I'm writing a C compiler which follows this standard, and if I parse statements like this:
int i;
(i) = 1;
my compiler will report an error which point out that (i) is a rvalue and should not be assignable.
I checked the code and the rules, and found this: in assignment expression semantics:
An assignment operator shall have a modifiable lvalue as its left operand.
An assignment expression has the value of the left operand after the assignment, but is not an lvalue.
In my case, the there are two assignment expressions:
(i) = 1 and i in parentheses. So the (i) should be a rvalue.
So my question is:
Is
(i) = 1 illegal in this C standard?
This answer is inspired by @Eric Postpischil.

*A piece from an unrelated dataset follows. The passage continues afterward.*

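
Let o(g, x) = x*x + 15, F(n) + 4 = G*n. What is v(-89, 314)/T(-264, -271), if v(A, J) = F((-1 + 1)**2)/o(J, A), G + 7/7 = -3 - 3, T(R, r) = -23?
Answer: 1/45632 ≈ 2.1914e-5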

the production of a assignment-expression is:
<assignment-expression> ::= <conditional-expression>
| <unary-expression> <assignment-operator> <assignment-expression>
in the standard, the assignment expression specific means expressions with assignment operators. So:
<conditional-expression> is not an assignment expression
<unary-expression> <assignment-operator> <assignment-expression> is an assignment expresssion
so the rule:
An assignment expression has the value of the left operand after the assignment, but is not an lvalue.
only fits for production<unary-expression> <assignment-operator> <assignment-expression>, not for <conditional-expression>
in the example (i) =1, i is an <assignment-expression> but not an assignment expression, it is a <conditional-expression> so it is a lvaule so (i) is a lvalue.